In altri termini, una volta individuato un possibile donatore, la macchina dei trapianti viene immediatamente attivata e la priorità è costituita dal cosiddetto mantenimento del potenziale donatore in vista di un eventuale trapianto, indipendentemente, pare di capire, dall’accertamento della volontà del paziente.
Senza entrare nei dettagli medici, sembra anche che alcune tecniche utilizzate per mantenere il potenziale donatore non siano a rischio zero per il paziente, anche se il protocollo impone, almeno sulla carta, che esse non confliggano con le necessarie cure da prestare al paziente stesso.
Certo è che la scarsità del numero dei prelievi rispetto alla domanda di organi potrebbe far pendere l’ago della bilancia più dalla parte del potenziale ricevente piuttosto che da quella del potenziale donatore, del quale non si può sapere la “qualità” di vita a cui andrà incontro anche qualora si riprendesse dal coma. In effetti, «la diffusione e omogeneizzazione di procedure atte all’individuazione di potenziali donatori di organi e tessuti, presso la rete ospedaliera, si prefigge l’obiettivo di aumentare il numero delle osservazioni di morte cerebrale e dei prelievi in linea con gli standards fissati a livello nazionale» (Ibidem).

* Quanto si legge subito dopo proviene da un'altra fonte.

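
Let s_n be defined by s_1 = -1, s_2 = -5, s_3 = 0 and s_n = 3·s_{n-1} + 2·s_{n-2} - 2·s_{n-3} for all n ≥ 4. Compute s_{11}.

-25602

Step forward from the initial values:
s_4 = -8; s_5 = -14; s_6 = -58; s_7 = -186; s_8 = -646; s_9 = -2194; s_{10} = -7502; s_{11} = -25602.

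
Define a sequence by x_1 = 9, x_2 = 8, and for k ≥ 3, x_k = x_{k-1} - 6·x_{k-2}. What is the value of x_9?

Step forward from the initial values:
x_3 = -46  x_4 = -94  x_5 = 182  x_6 = 746  x_7 = -346  x_8 = -4822  x_9 = -2746.

-2746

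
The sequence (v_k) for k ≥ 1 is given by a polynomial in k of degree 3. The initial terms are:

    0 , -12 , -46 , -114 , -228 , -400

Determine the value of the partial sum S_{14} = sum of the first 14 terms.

-21112

1st diffs: -12, -34, -68, -114, -172.
2nd diffs: -22, -34, -46, -58.
3rd diffs: -12, -12, -12 (constant).
So v_k = -2k^3 + k^2 - k + 2.
Continuing: …, -642, -966, -1384, -1908, …, v_{14} = -5304.
Summing k = 1..14 (14 terms) gives -21112.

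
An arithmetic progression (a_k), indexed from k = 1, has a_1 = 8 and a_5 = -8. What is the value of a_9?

Common difference d = (-8 - 8) / (5 - 1) = -4.
a_k = 8 + (k - 1)·(-4).
a_9 = 8 + 8·(-4) = -24.

-24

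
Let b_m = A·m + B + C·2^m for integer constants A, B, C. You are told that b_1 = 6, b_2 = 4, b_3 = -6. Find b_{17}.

-524178

The three given values yield: A + B + 2C = 6; 2A + B + 4C = 4; 3A + B + 8C = -6.
Subtracting the first from the second: A + 2C = -2.
Subtracting the second from the third: A + 4C = -10.
Solving: C = -4, A = 6, then B = 8.
Hence b_{17} = 6·17 + 8 + (-4)·131072 = -524178.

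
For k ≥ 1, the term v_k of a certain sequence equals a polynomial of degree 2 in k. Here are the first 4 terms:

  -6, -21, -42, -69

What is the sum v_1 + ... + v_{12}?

-2382

1st diffs: -15, -21, -27.
2nd diffs: -6, -6 (constant).
Newton forward-difference form: v_k = -6 + (-15)·C(k-1,1) + (-6)·C(k-1,2).
Continuing: …, -102, -141, -186, -237, …, v_{12} = -501.
Summing k = 1..12 (12 terms) gives -2382.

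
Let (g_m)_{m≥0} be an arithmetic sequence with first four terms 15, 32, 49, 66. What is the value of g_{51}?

Common difference d = 17.
g_m = 15 + (m - 0)·17.
g_{51} = 15 + 51·17 = 882.

882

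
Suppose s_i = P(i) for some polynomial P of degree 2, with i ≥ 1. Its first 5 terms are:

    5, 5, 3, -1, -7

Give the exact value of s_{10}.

-67

1st diffs: 0, -2, -4, -6.
2nd diffs: -2, -2, -2 (constant).
So s_i = -i^2 + 3i + 3.
Evaluating at i = 10 gives s_{10} = -67.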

In ogni caso, la macchina dei trapianti si fonda sul criterio della morte cerebrale o morte encefalica, ossia una condizione clinica del paziente che presenta una completa e irreversibile distruzione dell’encefalo nel suo complesso, identificata dall’assenza contemporanea di flusso ematico cerebrale (EEG e altre indagini), di attività riflessa del tronco cerebrale e di attività respiratoria spontanea.
Tale parametro presenta molte criticità, tra cui la non universalità dei criteri diagnostici atti a stabilirlo (variabili da paese a paese), le numerose diagnosi sbagliate (tante, rispetto al fatto che raramente vengono a galla, per ovvie ragioni) e soprattutto l’arbitrario procedimento di accertamento della morte che si fonda esclusivamente sulla cessazione delle sole funzioni cerebrali, dunque sulla pretesa di poter individuare con certezza il momento esatto della morte, per di più attraverso procedure diagnostiche potenzialmente fallaci.
Del resto, numerose e qualificate ricerche scientifiche recenti hanno ampiamente dimostrato che la parola “irreversibile” applicata ai disturbi della coscienza non è più utilizzabile.
Non possiamo sapere se la giovane rugbysta sarebbe potuta uscire dal coma prima o poi. Sappiamo tuttavia con certezza che Rebecca è deceduta in seguito all’espianto dei suoi organi e non prima, come ci vogliono far credere.